As previously mentioned, we had to remove the x-pack folder to build an open source package.
However, once we removed x-pack, Elasticsearch wouldn’t start anymore; the code is coupled to x-pack’s security features. You can’t turn that off.
root@644e331111:/mnt# /usr/share/elasticsearch/bin/elasticsearch
java.io.UncheckedIOException: java.nio.file.NoSuchFileException: /usr/share/elasticsearch/modules/x-pack-core
at org.elasticsearch.cli.CliToolProvider.loadJars(CliToolProvider.java:87)
at org.elasticsearch.cli.CliToolProvider.load(CliToolProvider.java:59)
at org.elasticsearch.server.cli.ServerCli.loadTool(ServerCli.java:262)
at org.elasticsearch.server.cli.ServerCli.autoConfigureSecurity(ServerCli.java:171)
at org.elasticsearch.server.cli.ServerCli.execute(ServerCli.java:91)
at org.elasticsearch.common.cli.EnvironmentAwareCommand.execute(EnvironmentAwareCommand.java:55)
at org.elasticsearch.cli.Command.mainWithoutErrorHandling(Command.java:95)
at org.elasticsearch.cli.Command.main(Command.java:52)
at org.elasticsearch.launcher.CliToolLauncher.main(CliToolLauncher.java:65)
Caused by: java.nio.file.NoSuchFileException: /usr/share/elasticsearch/modules/x-pack-core
at java.base/sun.nio.fs.UnixException.translateToIOException(UnixException.java:92)
at java.base/sun.nio.fs.UnixException.asIOException(UnixException.java:115)
at java.base/sun.nio.fs.UnixFileSystemProvider.newDirectoryStream(UnixFileSystemProvider.java:502)
at java.base/java.nio.file.Files.newDirectoryStream(Files.java:482)
at java.base/java.nio.file.Files.list(Files.java:3796)
at org.elasticsearch.cli.CliToolProvider.loadJars(CliToolProvider.java:78)
... 8 more
But as we investigated more, we found a way to tweak the code make it work without x-pack.
Secure, very secure
We noticed Elasticsearch sets up security before executing the server. The code below calls secureSettingsLoader.supportsSecurityAutoConfiguration()

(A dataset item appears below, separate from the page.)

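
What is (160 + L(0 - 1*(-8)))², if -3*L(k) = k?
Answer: 222784/9 ≈ 24754.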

to decide if it enables security or not.
try (
var loadedSecrets = secureSettingsLoader.load(env, terminal);
var password = (loadedSecrets.password().isPresent()) ? loadedSecrets.password().get() : new SecureString(new char[0]);
) {
SecureSettings secrets = loadedSecrets.secrets();
if (secureSettingsLoader.supportsSecurityAutoConfiguration()) {
env = autoConfigureSecurity(terminal, options, processInfo, env, password);
// reload or create the secrets
secrets = secureSettingsLoader.bootstrap(env, password);
}
However, the implementation of the method could not be anything but a surprise. The method always returns true! Elasticsearch is very secure, indeed.
public boolean supportsSecurityAutoConfiguration() {
return true;
}
We were not ready to give up yet. It seemed just a simple matter of overriding it to return false. Well, after preventing the security configuration, all hell broke loose again. The Elasticsearch server expects secrets to be in place. It does not even let you pass secrets as null, as we can see from the code snippet below.
public ServerArgs {
assert pidFile == null || pidFile.isAbsolute();
assert secrets != null;
}
The assert does not allow secrets to be null
. Unfortunately, when security is not configured, the secrets
ends up being null
!
Finding ourselves at a crossroads again, we realized something.
Wait, are we really forking Elasticsearch?
At that point, we took a step back, looking at what we were doing. We realized that “we are forking Elasticsearch”:
- We forked the repository
- We deeply modified the code, involving complicated maintenance and version upgrades
- We were proposing a new build
It probably can’t be named Elasticsearch anymore; it’s more than just different tooling, it’s a different software altogether.
Let’s not fork it?
We stopped our efforts and decided to publish this blog post, communicating openly about the current status.
It’s not our business to maintain a fork of Elasticsearch; it will require a new name and the maintenance cost will be huge: for each version, an engineer needs to update the code.
And honestly, we do not want to fork it.
It’s not the end of the journey; the team is ready to reopen the project at any time. The distribution license may change, or the OSS build added back to the repository.